Des regrets et frustration chez les diabétologues.
D’autres actions de la CNAM sont en projet, en particulier pour accompagner la mise à l’insuline des diabétiques de type 2 à domicile par des médecins généralistes et des infirmiers libéraux. Pour ce projet, comme pour SOPHIA, les diabétologues ont rappelé l’absence de tout rôle clairement défini pour leur spécialité dans le parcours de soin des diabétiques, qui décrit pourtant celui du médecin traitant, des paramédicaux et autres acteurs de santé. On ne peut que partager leurs interrogations. Les représentants de la CNAM-TS présents ont rappelé que la définition du rôle du diabétologue dans le parcours de soins ne relève pas de leurs attributions, mais que, dans l’hypothèse où ce rôle serait défini, ils mettraient en œuvre tout moyen pour faire appliquer la règle.

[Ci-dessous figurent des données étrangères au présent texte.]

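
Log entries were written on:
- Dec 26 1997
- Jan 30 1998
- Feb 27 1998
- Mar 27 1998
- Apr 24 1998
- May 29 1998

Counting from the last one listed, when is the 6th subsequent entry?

Every date is a Friday; gaps 35, 28, 28, 28, 35 days.
Each is the last Friday of its month (at least one falls on the 29th or later, ruling out '4th Friday').
June 1998 ends with Friday Jun 26 1998.
July 1998 ends with Friday Jul 31 1998.
Last Friday of August 1998: Aug 28 1998.
September 1998 ends with Friday Sep 25 1998.
October 1998 ends with Friday Oct 30 1998.
November 1998 ends with Friday Nov 27 1998.

Nov 27 1998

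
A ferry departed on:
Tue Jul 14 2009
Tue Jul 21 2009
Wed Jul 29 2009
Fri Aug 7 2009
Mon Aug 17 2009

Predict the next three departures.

Intervals are 7, 8, 9, 10 days — an arithmetic progression with common difference 1.
Next gap: 11 days. Mon Aug 17 2009 + 11 days = Fri Aug 28 2009.
Next gap: 12 days. Fri Aug 28 2009 + 12 days = Wed Sep 9 2009.
Next gap: 13 days. Wed Sep 9 2009 + 13 days = Tue Sep 22 2009.

Fri Aug 28 2009, Wed Sep 9 2009, Tue Sep 22 2009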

Des données de grandes études et de nombreux papiers attendus.
Aujourd’hui, selon le Dr Anne Fagot de la CNAM-TS, les données dont dispose cet organisme sont considérables, et pas moins de 300 articles seraient en cours de rédaction et de très nombreuses collaborations déjà entreprises avec divers chercheurs cliniciens indépendants de la CNAM-TS. On a pu ainsi bénéficier de la communication du bilan de l’activité de la chirurgie bariatrique en France pour l’année 2 011. Les chiffres sont impressionnants. Plus de 30 000 gestes, contre 15 000 en 2006, avec une moindre proportion de mise en place d’anneaux gastriques (< 25 % des actes), plus de by-pass et une montée en puissance rapide des « sleeve gastrectomies » (75 % des gestes en 2 011 soit + 65 % d’augmentation sur l’année). Nous consacrons un article propre à ces données dans ce numéro (page 3). Il a aussi été rapporté une étude depuis peu publiée (2) quant au risque de cancer sous glargine (Lantus), comparé à celui constaté sous d’autres schémas d’insuline basale, et qui rassure pleinement à propos de cet analogue de l’insuline, sujet qui avait tant inquiété depuis quelques années.
On voit ainsi que, maintenant, notre pays est en mesure de réaliser des études d’envergure à l’instar d’autres grands pays. En somme, une session passionnante et prometteuse quant à l’avenir des contributions de la CNAM-TS et d’autres interventions dans les prochains congrès de notre société savante.
(1) loi n° 2004-71 du 2 août 2004
(2) Fagot JP, Blotière PO, Ricordeau P, Weill A, Alla F, Allemand H. Does insulin glargine increase the risk of cancer compared with other basal insulins ? : A French nationwide cohort study based on national administrative databases. Diabetes Care. 2 013 Feb ; 36 (2) : 294-301.